In Thomas Friedmans’s article, “In the Age of Noah,” he cites a finding from another New York Times writer, Jim Yardley, who reported that in China “the world’s last known female Yangtze giant soft-shell turtle was living in one Chinese zoo, while the planet’s only undisputed, known giant soft-shell male turtle was living in another — and together this aging pair were the last hope of saving a species believed to be the largest freshwater turtles in the world.”

This quote points out exactly the kind of fears that I’m having about the less discussed impacts of Global Warming.  It seems like we’re living in an age where there are no longer course corrections, but instead an age where things are simply dying out.

First Post

While most of my postings will be far shorter than this first one, I wanted to give you several options for your initial commenting, as some of the questions are more sensitive than others. Begin your comment by introducing yourself and telling the other students a few things about you. Then, respond to one of the following questions:

1. The buzzword in every political campaign this year seems to be CHANGE. Some of you may be voting for the first time. As was witnessed by the Barak Obama campaign in Iowa, the power of young voters will undoubtedly affect the outcome of the presidential elections. What are the most important issues to you, in casting support for one candidate or another? As almost no one in the country would like things to stay the way that they are (regardless of your political party allegiances), what things would you like to see changed?

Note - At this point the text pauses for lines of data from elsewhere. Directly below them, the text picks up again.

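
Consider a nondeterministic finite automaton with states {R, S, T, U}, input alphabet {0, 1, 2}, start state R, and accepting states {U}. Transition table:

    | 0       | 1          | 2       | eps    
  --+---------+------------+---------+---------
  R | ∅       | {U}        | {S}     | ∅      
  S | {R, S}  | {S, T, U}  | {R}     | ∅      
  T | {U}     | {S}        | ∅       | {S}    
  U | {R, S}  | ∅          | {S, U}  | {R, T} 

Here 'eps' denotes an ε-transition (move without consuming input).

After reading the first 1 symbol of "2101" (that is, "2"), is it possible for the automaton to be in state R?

No

Start in {R}.
Read '2': {R} → {S}.
State R is not in {S}.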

2. NOTE: If you have ear phones, you may watch the video I have linked to this question, otherwise please do not click on the hyperlink. On Sunday night, Mike Wallace of 60 minutes interviewed Roger Clemens regarding his being named in the Mitchell Report as a steroid user (specifically due to accusations that his trainer injected him with steroids over a period of years). Has the recent fallout of players being accused or admitting to steroid use tarnished major league baseball? Why or why not? If you are a fan of baseball or of sports in general, how do these accusations change the way you think about major league sports? Who, if anyone, is to blame?

3. While hiking in 1977 in Oregon, Terry Jentz and a friend were attacked by an ax-wielding madman. In her book, Strange Piece of Paradise, Jentz writes: Women especially felt greater confinement at odds with Americans’ innate sense of personal freedom. A feeling of persistent danger remained in the collective psyche from coast to coast, as though a Phantom Axeman stalked all of America’s beautiful outdoor places.

On Monday night, Meredith Emerson’s body was found 60 miles north of Atlanta. How have you reacted to the news of Meredith Emerson’s disappearance and murder? If you are an outdoor person, do you worry when you go for a hike or bike ride, camping or fishing? What do you worry about? Are their other instances/stories/even myths from our culture that have caused this fear?